Shapiro makes his criticism of lawyers clear from the beginning: many lawyers fail to recognize the importance of storytelling, fail to learn their clients’ stories, and fail to tell those stories persuasively. Why is legal storytelling so important? According to Shapiro,
What lawyers actually do—all of them—is gather information and then share it with others in the most effective way possible. They do this to persuade others to do or not to do something or to make a certain decision….Storytelling—what it is, why it matters, how to do it—is not, therefore, a metaphor for legal advocacy. It is legal advocacy itself.
Shapiro’s chapters on Aristotle’s rhetorical triangle, logos, ethos, and pathos, are particularly important to those of us interested in legal writing. Shapiro argues—rightly, I think—that while each leg of the triangle is necessary to craft a story that can withstand scrutiny, no two triangles should be alike:
Every triangle has three sides. But each triangle has its own unique shape and appearance...It’s is the lawyer’s job to tell the right story, to build the appropriate triangle for his or her client, to make subjective judgments based on the variables as to whether to spend more or less time on establishing ethos, displaying logos, or eliciting pathos.
Photo courtesy of
What follows is a series of stories designed to both show the power of these rhetorical techniques and to teach lawyers how to construct their triangles for maximum effectiveness. Sounds as fun as a dentist appointment, right? Wrong. The lure of Lawyers is Shapiro’s ability to entertain and instruct simultaneously. You won’t even realize how much you’ve learned until you find yourself starting to implement Shapiro’s storytelling methods in your own work.

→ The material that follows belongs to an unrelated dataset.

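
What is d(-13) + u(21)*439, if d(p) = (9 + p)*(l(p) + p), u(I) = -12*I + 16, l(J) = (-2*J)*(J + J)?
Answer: -100848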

Lawyers is a delight throughout, chock full of hilarious quips, anecdotes, tips, and pointers. Some of my favorites include:
· Building credibility (“In a robe, [Ruth Bader] Ginsburg was as commanding as the biblical Ruth. Out of her robe, she was my mother-in-law.”);
· Being or having a good editor (“If I could have a superpower, it would not be invisibility or the ability to fly. It would be the power to edit.); and
· Using technology to enhance storytelling (“Technology requires that all storytellers, including lawyers, rethink how to communicate with the audience.”).
Lawyers is—as reviewer Paul Reiser promises—informative, insightful, and funny. The 270-page book is a quick read. But its irreverence shouldn’t be confused with lack of substance. Lawyers has much to offer both to trial lawyers and those whose written work is their primary means of advocacy. No need to bring a highlighter or take notes, though. Thanks to Shapiro’s own ability to tell stories, you won’t need either to learn (and remember) lots from Lawyers!